The House of Representatives will vote on the Financial CHOICE Act this week, which will repeal a lot of the Dodd-Frank Reform Act. The Hill reported:

The CHOICE Act is an effort to undo much of Dodd-Frank, a law long panned by Republicans as a burden on the U.S. economy and businesses. The bill, sponsored by House Financial Services Committee Chairman Jeb Hensarling (R-Texas), passed that panel earlier this month with unanimous Republican support and unified Democratic opposition.Hensarling’s bill would allow banks to opt out of Dodd-Frank if they hold enough cash, and it would limit federal stress tests of major banks to every two years. The bill would remove the power through which the federal government can label a bank “too big to fail,” and take it apart before a collapse.

House and Senate

The bill will more than likely pass along party lines. All Democrats in the House will probably oppose it. Speaker Paul Ryan (R-WI) praised the bill:

“This is a jobs bill for Main Street. It will rein in the overreach of Dodd-Frank that has allowed the big banks to get bigger while small businesses have been unable to get the loans they need to succeed,” Speaker of the House Paul Ryan said in a statement. “With the Financial CHOICE Act, the era of taxpayer-funded bailouts and too big to fail is over.”

Dodd-Frank wanted to stop big banks from growing, but it has done the opposite according to The Daily Caller:

Despite the act’s intentions, large banking institutions have grown dramatically since the passage of Dodd-Frank, and small community banks have incurred serious losses trying to keep up. Crippling regulations saddled smaller banks, forcing American consumers to market with fewer investment vehicles and greater costs.Prior to Dodd-Frank, some 75 percent of banks offered free-checking. That figure fell to 39 percent just two years after Dodd-Frank came into effect. Consumers are paying more and getting less because of Dodd-Frank. Low-income consumers suffer the most, according to research by the International Center for Law and Economics.

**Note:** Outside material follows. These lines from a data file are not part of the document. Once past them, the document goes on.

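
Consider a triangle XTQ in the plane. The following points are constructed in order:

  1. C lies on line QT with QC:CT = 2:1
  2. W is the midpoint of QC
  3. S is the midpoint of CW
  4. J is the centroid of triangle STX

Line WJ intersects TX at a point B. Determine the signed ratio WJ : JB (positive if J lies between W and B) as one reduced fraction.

WJ:JB = 3

Work in coordinates with X = (0, 0), T = (1, 0), Q = (0, 1).
1. C lies on line QT with QC:CT = 2:1 ⇒ C = (2/3, 1/3)
2. W is the midpoint of QC ⇒ W = (1/3, 2/3)
3. S is the midpoint of CW ⇒ S = (1/2, 1/2)
4. J is the centroid of triangle STX ⇒ J = (1/2, 1/6)
line WJ meets TX at B = (5/9, 0)
J = W + t·(B−W) with t = 3/4, so WJ:JB = 3/4:1/4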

Despite easy passage through the House, the bill may not make it through the Senate. The Hill reported that the senators “on the Banking Committee have shown more interest in a smaller bill focused on community bank relief than the House’s sweeping changes.”

Treasury Department

Treasury Secretary Steven Mnuchin has not endorsed the bill, but the department will “release its first report reviewing major portions of Dodd-Frank by Friday.” The Hill reported:

One directed Treasury Secretary Steven Mnuchin to assess the Financial Stability Oversight Council’s (FSOC) process of designating banks and financial firms “too big to fail.”FSOC, a multiagency group established in Dodd-Frank, monitors financial risks and designates certain banks and financial firms as “systemically important financial institutions” (SIFIs). That label subjects banks to tougher federal oversight, and Republicans claim the designation is applied inconsistently and arbitrarily.

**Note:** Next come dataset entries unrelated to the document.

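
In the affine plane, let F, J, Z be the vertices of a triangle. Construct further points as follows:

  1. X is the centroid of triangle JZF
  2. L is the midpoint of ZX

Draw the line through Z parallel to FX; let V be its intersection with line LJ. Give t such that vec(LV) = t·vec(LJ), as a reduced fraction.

t = -1/3

Choose coordinates F = (0, 0), J = (1, 0), Z = (0, 1).
1. X is the centroid of triangle JZF ⇒ X = (1/3, 1/3)
2. L is the midpoint of ZX ⇒ L = (1/6, 2/3)
through Z parallel to FX: direction (1/3, 1/3); meets LJ at V = (-1/9, 8/9)
V = L + t·(J−L) with t = -1/3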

Mnuchin and the department will also release its findings on the orderly liquidation authority (OLA), which is in Dodd-Frank. This process allows the government to “help SIFI-designated institutions sell off their assets without triggering an economic crisis.”

Republicans have blasted this part of Dodd-Frank, which they called a “bailout” and voiced an opinion “replace it with a new bankruptcy process.”